Che idee sollecita nella Banca mondiale un simile paesaggio? Attraverso statistiche e proiezioni, gli esperti di Washington hanno calcolato che i processi demografici e di invecchiamento in corso danno all’esercito dei giovani una sorta di dividendo generazionale (molte persone in età da lavoro con pochi figli e anziani a carico) che apre una finestra di opportunità da cogliere al volo da qui ai prossimi 40 anni, quando le diverse aree in via di sviluppo raggiungeranno i rispettivi «picchi» di gioventù. Quindi o si inverte subito il trend del declino o i paesi «meno sviluppati» usciranno definitivamente dall’orbita dello sviluppo, ritrovandosi sempre più gravati da un carico di umanità emarginata, invecchiata e disperata. Secondo una formula molto in voga, la crisi può anche essere trasformata in opportunità, ma il tempo stringe per prendere decisioni che «bandiscano la povertà e galvanizzino l’economia», come enfaticamente esorta uno degli estensori del rapporto, Emmanuel Jimenez.

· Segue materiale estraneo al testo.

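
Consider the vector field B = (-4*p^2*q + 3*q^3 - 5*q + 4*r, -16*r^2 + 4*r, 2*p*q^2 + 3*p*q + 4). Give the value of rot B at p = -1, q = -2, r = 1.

(33, 2, -27)

(∇×B)₁ = ∂B₃/∂q − ∂B₂/∂r = 4*p*q + 3*p + 32*r - 4
(∇×B)₂ = ∂B₁/∂r − ∂B₃/∂p = -2*q^2 - 3*q + 4
(∇×B)₃ = ∂B₂/∂p − ∂B₁/∂q = 4*p^2 - 9*q^2 + 5
∇×B = (4*p*q + 3*p + 32*r - 4, -2*q^2 - 3*q + 4, 4*p^2 - 9*q^2 + 5)
At (-1, -2, 1): (33, 2, -27).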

Il World Development Report raccomanda ai politici tre strategie per migliorare l’«investimento in giovani»: «espandere le opportunità» migliorando l’istruzione e la salute; « accrescere le capacità», fornendo ai giovani informazioni e formazione; « offrire seconde opportunità a chi è rimasto indietro a causa di circostanze difficili o per mancanza di scelte». Tutte queste strategie dovranno prendere di petto le diverse «transizioni» che i giovani si trovano a vivere in fasi differenti della propria vita, e che qualcuno si vede piombare addosso tutte insieme: il momento dell’istruzione, quello della ricerca del lavoro, la cura di se stessi, la formazione della propria famiglia, l’esercizio della cittadinanza.
Magnifica architettura di pensiero se non fosse che, come lo stesso Rapporto riconosce, nell’Africa subsahariana il costo di uno studente di scuola secondaria è tre volte superiore a quello di uno studente di primo livello. E quando c’è da affrontare anche un’emergenza sanitaria come quella costituita dall’Aids, le scelte sono obbligate e spesso non ce n’è per nessuno. Paiono così venire dall’oltre mondo le parole della coautrice del Rapporto, Anita Murthi: «Incanalare le conoscenze e la naturale creatività può stimolare la crescita economica, produrre effetti benefici di lunga durata che avranno ripercussioni ben oltre questa generazione. Insomma, influenzeranno i risultati della lotta alla povertà nei prossimi 40/50 anni». Più attinente alla realtà quel che non si mette nei comunicati stampa ma si scrive nel rapporto vero: «Poiché il lavoro è il principale capitale del povero, renderlo più produttivo è il modo migliore per ridurre la povertà». Così è molto più chiaro, e si capisce che non c’è proprio niente di nuovo.